Playing football in high school really helped influence who I am today. I was not that good of a football player, but I noticed during the offensive lineman drills, the coach would always call the first person in line to either demonstrate the right way or the wrong way to do the drill. So I figured I would always be first in line. That way, I’d always get to do it right or I’d have the coach use me as an example to teach me how to do it right. It worked perfectly because when it was time to do the starting lineup, my name was always called. That taught me to always try to be first or close to first. You miss out on a lot if you’re not. Another lesson I’ve learned is to be a great listener. People will always tell everything about themselves, which is critical for any fundraiser. You have to listen and that is very difficult for a lot of people.

You were involved in a project recreating the Underground Railroad. What was that like?

I led a student project at Oberlin College, my alma mater, where we recreated a group slave escape walking 420 miles during the month of January in 1980. We were dressed as slaves and slept in corn cribs. There were nine students in our group. Seven walked, one was a videographer and another acted as an advance person going ahead 30 miles to find a barn for us to sleep in and give us decent directions about how to get there. That whole experience changed my life. That was the first time I wrote a grant and received funding. I worked closely with various staff at the college who were helpful, but ultimately most of the responsibility of the project fell on me. I had my 15 minutes of fame at a young age. Three reporters were with us most of the trip. After the experience, I was flown to be on Good Morning America. After the show, I went home to Philadelphia, Pa. While shopping in the grocery store with my mother, four or five people recognized me from the morning’s show. My mother was beaming!

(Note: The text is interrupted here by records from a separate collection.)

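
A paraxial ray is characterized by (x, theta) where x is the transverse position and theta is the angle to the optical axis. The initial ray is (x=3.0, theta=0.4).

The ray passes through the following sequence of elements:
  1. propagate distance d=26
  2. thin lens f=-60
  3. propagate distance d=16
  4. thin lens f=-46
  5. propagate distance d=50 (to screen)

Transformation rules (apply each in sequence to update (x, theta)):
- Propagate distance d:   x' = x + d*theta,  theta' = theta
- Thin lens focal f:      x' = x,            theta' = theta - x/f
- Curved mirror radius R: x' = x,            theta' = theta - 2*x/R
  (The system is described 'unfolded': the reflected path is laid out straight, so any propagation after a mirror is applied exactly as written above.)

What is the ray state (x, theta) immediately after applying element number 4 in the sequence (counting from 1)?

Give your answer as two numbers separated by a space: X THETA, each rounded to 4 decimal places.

Initial: x=3.0000 theta=0.4000
After 1 (propagate distance d=26): x=13.4000 theta=0.4000
After 2 (thin lens f=-60): x=13.4000 theta=187/300 (≈0.6233)
After 3 (propagate distance d=16): x=1753/75 (≈23.3733) theta=187/300 (≈0.6233)
After 4 (thin lens f=-46): x=1753/75 (≈23.3733) theta=7807/6900 (≈1.1314)
Rounded to 4 decimal places: x = 23.3733, theta = 1.1314

Answer: 23.3733 1.1314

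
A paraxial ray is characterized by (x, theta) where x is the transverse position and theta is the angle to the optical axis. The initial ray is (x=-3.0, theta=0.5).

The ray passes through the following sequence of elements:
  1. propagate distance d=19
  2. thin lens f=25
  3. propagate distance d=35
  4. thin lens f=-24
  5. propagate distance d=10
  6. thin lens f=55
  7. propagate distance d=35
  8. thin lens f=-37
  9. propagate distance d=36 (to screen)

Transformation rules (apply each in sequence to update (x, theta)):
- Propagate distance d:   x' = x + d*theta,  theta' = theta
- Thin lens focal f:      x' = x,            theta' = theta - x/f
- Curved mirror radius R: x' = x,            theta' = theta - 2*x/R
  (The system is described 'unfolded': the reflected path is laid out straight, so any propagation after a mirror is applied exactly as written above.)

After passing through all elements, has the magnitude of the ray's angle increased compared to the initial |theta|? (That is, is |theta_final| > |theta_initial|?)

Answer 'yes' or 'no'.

Answer: yes

Derivation:
Initial: x=-3.0000 theta=0.5000
After 1 (propagate distance d=19): x=6.5000 theta=0.5000
After 2 (thin lens f=25): x=6.5000 theta=0.2400
After 3 (propagate distance d=35): x=14.9000 theta=0.2400
After 4 (thin lens f=-24): x=14.9000 theta=1033/1200 (≈0.8608)
After 5 (propagate distance d=10): x=2821/120 (≈23.5083) theta=1033/1200 (≈0.8608)
After 6 (thin lens f=55): x=2821/120 (≈23.5083) theta=1907/4400 (≈0.4334)
After 7 (propagate distance d=35): x=102109/2640 (≈38.6777) theta=1907/4400 (≈0.4334)
After 8 (thin lens f=-37): x=102109/2640 (≈38.6777) theta=361111/244200 (≈1.4788)
After 9 (propagate distance d=36 (to screen)): x=44890157/488400 (≈91.9127) theta=361111/244200 (≈1.4788)
|theta_initial|=0.5000 |theta_final|=361111/244200 (≈1.4788) -> increased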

What do you see for the future of HBCUs?

Some HBCUs will eventually close. Some predominantly white institutions will close. But Jackson State’s future is strong. Enrollment is increasing. The infrastructure is in place. We have strong faculty and staff. The fundraising component is in place. No one ever questions the future of Catholic universities or women’s colleges or Jewish universities. But everyone questions the future of HBCUs. Why? They are an easy target. There is an assumption of inferiority. But in reality, the hardest teaching and learning takes place at HBCUs. The faculty, staff and students have a lot to prove.

Anything to add?

I love being in Jackson, which says a lot. This time last year, I was preparing for a trip to Paris or Hong Kong. Never would I have thought I would have been in Mississippi. But listening to Dr. Meyers outline her vision for creating the kind of team and environment where we can all be the best made me want to come here. That is so exciting. Who doesn’t want to work in that kind of environment? I like being the best. I want Jackson State to be No. 1.